Escanaba: Someplace special
ESCANABA – This year Escanaba will be celebrating its 150th birthday. With that in mind I have been working on a new book that tells the story of Escanaba’s early years in the 1860s, 1870s and early 1880s. This is the first new book to be written about Escanaba’s early history in the last 50 years.
There are at least three things about Escanaba in its pioneer years that made it a special place. First and foremost, there was the commercial waterfront. This waterfront was dominated by its great ore docks. From the beginning these ore docks were the largest in the world. To keep them operating efficiently the company that built and operated them, the dynamic Chicago and Northwestern Railroad, constructed engineering shops and a large railroad yard that rivaled the docks as state-of-the art facilities.
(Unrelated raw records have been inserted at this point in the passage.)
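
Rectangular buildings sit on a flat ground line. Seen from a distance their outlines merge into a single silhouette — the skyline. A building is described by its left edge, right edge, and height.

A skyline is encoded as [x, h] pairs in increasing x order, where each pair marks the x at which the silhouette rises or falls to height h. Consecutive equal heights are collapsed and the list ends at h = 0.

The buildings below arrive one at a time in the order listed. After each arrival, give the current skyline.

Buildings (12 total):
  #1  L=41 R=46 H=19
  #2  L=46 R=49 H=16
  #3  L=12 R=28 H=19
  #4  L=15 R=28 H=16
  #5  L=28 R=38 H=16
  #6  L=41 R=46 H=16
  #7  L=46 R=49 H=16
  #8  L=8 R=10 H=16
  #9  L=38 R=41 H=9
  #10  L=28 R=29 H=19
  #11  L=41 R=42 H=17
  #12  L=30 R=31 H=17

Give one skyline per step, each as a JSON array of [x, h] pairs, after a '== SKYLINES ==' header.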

So here you had in the far northern precincts of the state of Michigan and the United States of America a business in a small town that was as advanced in technology and organization as any business that you could find in the country and even the world.
Interestingly, though, if you had visited Escanaba during this time, the progressive aspects of the town might not have been noticed. How could you with all those taverns lined up along Ludington Street – not to mention a few discreet bagnios that might have been tucked away here and there. This was a pioneer town, after all, with many more men than women, and communities of this sort tend to be a little on the wild side socially.
If a visitor had looked a little harder, though, he would have also seen strong signs of a more mature and long-lasting community gradually emerging as well. These signs included the village’s first schools, several churches like St. Joseph Catholic, First Presbyterian, and not one but two Methodist churches.
Also, the town had as dynamic and varied a group of merchants as you could find anywhere. Here is one indication of how remarkable these merchants would become: in 1890 Escanaba was only the sixth largest town in the Upper Peninsula, but it did more business than any other community in the entire peninsula.
When you combine all these special characteristics of pioneer Escanaba along with its varied groups of people coming from Ireland, Germany, Canada, Sweden, Norway and other places, you have the makings of a very interesting history.